Cat castration: how it is done and its consequences

Cat castration: how it is done and its consequences

7 November, 2019

Cat castration is a routine operation in veterinary centres, carried out to control the feline population. Whether you have a female cat at home, or you want to do a good deed for a colony of stray cats by preventing new kittens from being born, spaying and neutering female cats is always the best option.

Spaying cats also prevents any problems arising while the animal is in heat, as hormonal and behavioural changes are more easily regulated.

If you are also thinking of spaying your female pet, find out what cat castration is and the care you will have to provide throughout the procedure.

What is cat castration?

Cat castration consists of a surgery through which the ovaries and the uterus are extracted, or just the ovaries in cases where the cat needs to recover faster as it will be released into the wild.


With the animal under general anaesthesia, the veterinarian proceeds to shave the fur in the area where the incisions will be made to extract the cat’s reproductive organs, and then to stitch it up again.

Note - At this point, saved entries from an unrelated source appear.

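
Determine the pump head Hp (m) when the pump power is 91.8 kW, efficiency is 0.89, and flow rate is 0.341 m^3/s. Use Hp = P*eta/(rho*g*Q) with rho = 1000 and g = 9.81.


Pump head formula: Hp = P * eta / (rho * g * Q).
Numerator: P * eta = 91.8 * 1000 * 0.89 = 81702.0 W.
Denominator: rho * g * Q = 1000 * 9.81 * 0.341 = 3345.21.
Hp = 81702.0 / 3345.21 = 24.42 m.

24.42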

This operation does not imply any change in the animal’s behaviour, but it does prevent it from becoming pregnant, and from being in heat again.

When should cats be castrated?

The best age for cat castration is from 5 or 6 months. It is during this time when cats begin to produce sexual hormones, which is why it is important to act quickly to avoid the risk of a possible pregnancy.

Recovery from cat castration

Female cat castration is much more complex than that of a male cat, so you will have to monitor your cat more carefully during the days following the operation.

When your cat wakes up from the anaesthetic at the vet, you can take her home with the corresponding recommendations of the professional who has treated her. It is important to alleviate the cat’s pain with medication, in addition to avoiding infections with a suitable antibiotic treatment.

Female cats will usually have to wear a cone for the first few days so that they do not lick the wound. The scarring process may take longer if you do not monitor your cat. If you notice any inflammation, redness, bleeding or strange discharge, it is important to go to the emergency room as soon as possible. The same applies if the cat has a fever, if it is in a lot of pain, or if you notice that it is too quiet and has no appetite.

Possible risks of castration

One of the reasons that you may be unsure whether to spay a cat or not is the fear of the operation and the risks it could pose to the animal. Although cat castration nowadays is a very safe process, in which advanced veterinary techniques are practised, it is never completely free of dangers.

The worst thing that could happen to a cat after the operation is the wound may get infected. This can easily be prevented by keeping an eye on the wound once the cat is home and speaking to the veterinarian about any changes you notice in the animal.

The best way to prevent your cat from falling pregnant or having heat episodes that can become dangerous is castration. At Sepicat we advise you to be well informed about the cat castration to encourage you to take the step and improve your pet’s life.